Urology Frontier: Are there any biomarkers that can predict the efficacy and prognosis of talazoparib-enzalutamide treatment in mCRPC?
Dr. Neeraj Agarwal: Genetic sequencing and next-generation sequencing (NGS) are essential tools for advancing precision medicine in prostate cancer. There is ongoing debate about whether NGS testing should be performed for all patients, and the answer is clear: every patient with metastatic prostate cancer should undergo NGS testing. This recommendation is supported by ASCO guidelines and nearly every major medical association.

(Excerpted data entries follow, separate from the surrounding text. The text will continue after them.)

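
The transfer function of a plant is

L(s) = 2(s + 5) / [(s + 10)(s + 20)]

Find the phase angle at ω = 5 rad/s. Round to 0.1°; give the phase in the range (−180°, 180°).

At s = jω = j5:
zero (s+5): 5 + j5 → |·| = √(5²+5²) = √50 ≈ 7.0711, ∠ = arctan(5/5) ≈ 45.00°
pole (s+10): 10 + j5 → |·| = √(10²+5²) = √125 ≈ 11.18, ∠ = arctan(5/10) ≈ 26.57°
pole (s+20): 20 + j5 → |·| = √(20²+5²) = √425 ≈ 20.616, ∠ = arctan(5/20) ≈ 14.04°
∠L = 45.00° − 40.61° = 4.39°

4.4°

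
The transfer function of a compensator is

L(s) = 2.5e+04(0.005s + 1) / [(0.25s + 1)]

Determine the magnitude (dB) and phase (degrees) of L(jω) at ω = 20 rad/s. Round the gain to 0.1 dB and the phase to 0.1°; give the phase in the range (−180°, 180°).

73.9 dB, -73.0°

At ω = 20 rad/s:
zero (1 + j20·0.005) = 1 + j0.1 → |·| ≈ 1.005, ∠ ≈ 5.71°
pole (1 + j20·0.25) = 1 + j5 → |·| ≈ 5.099, ∠ ≈ 78.69°
|L| = 2.5e+04 · 1.005 / (5.099) ≈ 4927.4
Gain = 20 log₁₀(4927.4) ≈ 73.85 dB
∠L = (5.71°) − (78.69°) = -72.98°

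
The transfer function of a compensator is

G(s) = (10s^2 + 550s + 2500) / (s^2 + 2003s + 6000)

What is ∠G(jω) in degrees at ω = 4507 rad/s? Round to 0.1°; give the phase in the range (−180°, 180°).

23.3°

Substitute s = j4507:
Numerator: 10(j4507)^2 + 550(j4507) + 2500 = -203127990 + j2478850
Denominator: (j4507)^2 + 2003(j4507) + 6000 = -20307049 + j9027521
|N| = √(203127990² + 2478850²) ≈ 2.0314e+08, ∠N ≈ 179.30°
|D| = √(20307049² + 9027521²) ≈ 2.2223e+07, ∠D ≈ 156.03°
∠G = 179.30° − 156.03° = 23.27°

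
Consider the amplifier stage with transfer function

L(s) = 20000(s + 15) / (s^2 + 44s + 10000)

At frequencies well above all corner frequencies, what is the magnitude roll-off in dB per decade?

-20 dB/decade

Each pole contributes −20 dB/decade at high frequency; each zero contributes +20 dB/decade.
Net: 1 zero(s) − 2 pole(s) → -20 dB/decade.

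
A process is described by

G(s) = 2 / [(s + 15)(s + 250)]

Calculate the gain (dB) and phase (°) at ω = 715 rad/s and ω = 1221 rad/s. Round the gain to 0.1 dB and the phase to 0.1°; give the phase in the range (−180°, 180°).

ω = 715: -108.7 dB, -159.5°; ω = 1221: -117.6 dB, -167.7°

At s = jω = j715:
pole (s+15): 15 + j715 → |·| = √(15²+715²) = √511450 ≈ 715.16, ∠ = arctan(715/15) ≈ 88.80°
pole (s+250): 250 + j715 → |·| = √(250²+715²) = √573725 ≈ 757.45, ∠ = arctan(715/250) ≈ 70.73°
|G| = 2 / 5.417e+05 ≈ 3.6921e-06
Gain = 20 log₁₀(3.6921e-06) ≈ -108.65 dB
∠G = 0.00° − 159.53° = -159.53°

At s = jω = j1221:
pole (s+15): 15 + j1221 → |·| = √(15²+1221²) = √1491066 ≈ 1221.1, ∠ = arctan(1221/15) ≈ 89.30°
pole (s+250): 250 + j1221 → |·| = √(250²+1221²) = √1553341 ≈ 1246.3, ∠ = arctan(1221/250) ≈ 78.43°
|G| = 2 / 1.5219e+06 ≈ 1.3141e-06
Gain = 20 log₁₀(1.3141e-06) ≈ -117.63 dB
∠G = 0.00° − 167.73° = -167.73°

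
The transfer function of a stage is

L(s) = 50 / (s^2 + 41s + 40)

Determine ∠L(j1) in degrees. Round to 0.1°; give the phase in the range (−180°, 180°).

Substitute s = j1:
Numerator: 50 = 50 + j0
Denominator: (j1)^2 + 41(j1) + 40 = 39 + j41
|N| = √(50² + 0²) ≈ 50, ∠N ≈ 0.00°
|D| = √(39² + 41²) ≈ 56.586, ∠D ≈ 46.43°
∠L = 0.00° − 46.43° = -46.43°

-46.4°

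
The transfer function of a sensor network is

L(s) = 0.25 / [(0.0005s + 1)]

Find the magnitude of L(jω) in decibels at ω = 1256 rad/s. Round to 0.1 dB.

-13.5 dB

At ω = 1256 rad/s:
pole (1 + j1256·0.0005) = 1 + j0.628 → |·| ≈ 1.1808, ∠ ≈ 32.13°
|L| = 0.25 · 1 / (1.1808) ≈ 0.21172
Gain = 20 log₁₀(0.21172) ≈ -13.48 dB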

NGS plays a critical role in multiple ways. For patients with BRCA1/2 or HRR gene mutations, NGS allows us to identify these mutations, enabling the use of targeted therapies such as PARP inhibitors. The TALAPRO-2 trial strongly supports this approach, demonstrating significant survival benefits with combination therapy in HRRm patients. Beyond individual treatment decisions, genetic testing is also crucial for family members, as many mutations can indicate hereditary cancer risk. Identifying these mutations enables early intervention and preventive strategies for at-risk relatives.
About Dr. Neeraj Agarwal
Dr. Neeraj Agarwal is a Professor of Medicine at the Huntsman Cancer Institute (HCI), University of Utah. He is a member of the NCCN, ESMO, and ASCO genitourinary oncology guideline committees, serves as Head of Early Therapeutics for SWOG GU, and is a member of the ASCO Genitourinary Oncology Advisory Group. He is also the Editor-in-Chief of ASCO Daily News.
The TALAPRO-2 trial marks a major milestone in mCRPC treatment, reinforcing the role of PARP inhibitors in first-line therapy and paving the way for a new standard of care in precision oncology.